Trump posted about the development on Truth Social, saying that as part of the agreement, Japanese goods will be subject to a 15% “reciprocal” tariff.
Read more about the deal from CNBC’s Lim Hui Jie here.
— Darla Mercado
Health care, a 2025 laggard, puts up a strong showing Tuesday
The sleepy health-care sector, which is off 3% in 2025, was the big winner on Tuesday.
Health care rose 1.9% on Tuesday while investors took a step back from tech names. The information technology sector lost 1% during the session, dragged lower by losses in Nvidia and Broadcom.
IQVIA emerged as the leader in the health-care sector on Tuesday, leaping nearly 18% and posting its best day ever – dating back to its 2013 initial public offering as Quintiles. Shares of the health information technology company rose on the heels of a second-quarter beat on the top and bottom lines.
IQVIA in the past day
See the stocks moving after hours
The Texas Instruments headquarters in Dallas, Texas, US, on Sunday, Jan. 21, 2024.
N. Johnson | Bloomberg | Getty Images
These are some of the stocks making notable moves after hours:
- Texas Instruments — The maker of analog and embedded processing chips tumbled more than 9% after second-quarter sales and earnings topped Wall Street estimates, while the low end of third-quarter guidance fell short. The stock had soared 46% over the past three months before the results.

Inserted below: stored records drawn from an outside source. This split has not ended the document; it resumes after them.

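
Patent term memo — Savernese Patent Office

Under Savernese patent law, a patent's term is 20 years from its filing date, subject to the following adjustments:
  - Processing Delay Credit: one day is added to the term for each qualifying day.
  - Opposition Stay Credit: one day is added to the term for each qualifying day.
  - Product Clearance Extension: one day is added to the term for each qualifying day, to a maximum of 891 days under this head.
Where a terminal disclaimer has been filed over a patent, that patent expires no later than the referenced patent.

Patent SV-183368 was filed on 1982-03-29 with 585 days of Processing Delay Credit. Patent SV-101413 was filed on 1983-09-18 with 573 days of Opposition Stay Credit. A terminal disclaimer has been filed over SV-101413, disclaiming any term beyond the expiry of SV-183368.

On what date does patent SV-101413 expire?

2003-11-04

Natural term of SV-101413:
  Base: filing + 20 years → 18 September 2003.
  Opposition Stay Credit: +573 days → 13 April 2005.
Expiry of referenced patent SV-183368:
  Base: filing + 20 years → 29 March 2002.
  Processing Delay Credit: +585 days → 4 November 2003.
Terminal disclaimer: SV-101413 expires on the earlier of 13 April 2005 and 4 November 2003.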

- CoStar Group — Shares of the online real estate marketplace rose 1% after the company reported better-than-expected earnings for the second quarter. CoStar earned 17 cents per share, excluding items, on $781.3 million in revenue, while analysts polled by FactSet anticipated 14 cents per share and $772.2 million in revenue.
- Enphase Energy — Shares slid more than 5%. Despite earnings for the second quarter topping Wall Street expectations, the company said to expect current-quarter revenue between $330 million and $370 million versus a consensus estimate of $368 million from analysts polled by LSEG.
Click here for the full list.
— Alex Harring
Stock futures are near flat
Stock futures tied to the Dow, S&P 500 and Nasdaq 100 were all little changed shortly after 6 p.m. ET.